Economic and Distributional Impacts of CPTPP: The case of Vietnam


Date: March 2018

By: World Bank Group

Vietnam is evaluating the economic gains from deepening regional trade integration under free trade agreements. The two major new agreements include Comprehensive and Progressive Agreement for Trans-Pacific Partnership (CPTPP) to be signed in March 2018 following the US departure from the Trans-Pacific Partnership (TPP) in January 2017 and the Regional Comprehensive Economic Partnership (RCEP) in its 21st round of negotiations.

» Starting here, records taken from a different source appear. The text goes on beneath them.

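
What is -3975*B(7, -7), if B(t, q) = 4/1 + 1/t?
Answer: -115275/7 ≈ -16468.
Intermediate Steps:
B(t, q) = 4 + 1/t (B(t, q) = 4*1 + 1/t = 4 + 1/t)
-3975*B(7, -7) = -3975*(4 + 1/7) = -3975*(4 + ⅐) = -3975*29/7 = -115275/7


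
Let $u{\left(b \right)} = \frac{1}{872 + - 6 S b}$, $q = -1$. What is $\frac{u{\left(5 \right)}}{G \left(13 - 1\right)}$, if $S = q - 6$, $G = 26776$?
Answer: $\frac{1}{347659584} \approx 2.8764 \cdot 10^{-9}$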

At the cross-roads, this paper contributes to the ongoing discussion on further trade integration of Vietnam by evaluating the economy-wide and distributional implications supporting the continuation of CPTPP despite the US departure and following up with RCEP. The innovative use of a global dynamic computable general equilibrium model (CGE) linked with a top-down microsimulation model allow us to assess winners and losers within the country. It is well understood that the gains from trade are not equally shared by all segments of the population. In such circumstances, analyzing the distributional consequences of each FTAs opens the discussion towards the implementation of policies to ameliorate the negative consequences of FTAs.

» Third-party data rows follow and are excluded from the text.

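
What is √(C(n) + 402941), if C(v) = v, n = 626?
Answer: √403567 ≈ 635.27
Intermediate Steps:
√(C(n) + 402941) = √(626 + 402941) = √403567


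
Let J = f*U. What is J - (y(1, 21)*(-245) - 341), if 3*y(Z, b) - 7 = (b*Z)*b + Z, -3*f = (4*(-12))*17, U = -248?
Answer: -91340/3 ≈ -30447.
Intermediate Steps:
f = 272 (f = -4*(-12)*17/3 = -(-16)*17 = -⅓*(-816) = 272)
y(Z, b) = 7/3 + Z/3 + Z*b²/3 (y(Z, b) = 7/3 + ((b*Z)*b + Z)/3 = 7/3 + ((Z*b)*b + Z)/3 = 7/3 + (Z*b² + Z)/3 = 7/3 + (Z + Z*b²)/3 = 7/3 + (Z/3 + Z*b²/3) = 7/3 + Z/3 + Z*b²/3)
J = -67456 (J = 272*(-248) = -67456)
J - (y(1, 21)*(-245) - 341) = -67456 - ((7/3 + (⅓)*1 + (⅓)*1*21²)*(-245) - 341) = -67456 - ((7/3 + ⅓ + (⅓)*1*441)*(-245) - 341) = -67456 - ((7/3 + ⅓ + 147)*(-245) - 341) = -67456 - ((449/3)*(-245) - 341) = -67456 - (-110005/3 - 341) = -67456 - 1*(-111028/3) = -67456 + 111028/3 = -91340/3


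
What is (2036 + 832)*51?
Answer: 146268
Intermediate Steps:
(2036 + 832)*51 = 2868*51 = 146268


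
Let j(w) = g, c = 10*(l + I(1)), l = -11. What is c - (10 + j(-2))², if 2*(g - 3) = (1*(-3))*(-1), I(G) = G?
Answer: -1241/4 ≈ -310.25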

This paper is organized as follows. Section II covers the main methodological aspects behind the simulations. This section describes the main assumptions of the CGE model and the top-down microsimulation model; defines broadly interventions in each scenario, and quantifies expected sectoral reductions in tariffs and non-tariff measures (NTMs) in Vietnam and other FTA signatory countries. Section III presents economy-wide simulations results, trade diversion and creation effects and distributional impacts associated with each FTA. Section IV concludes.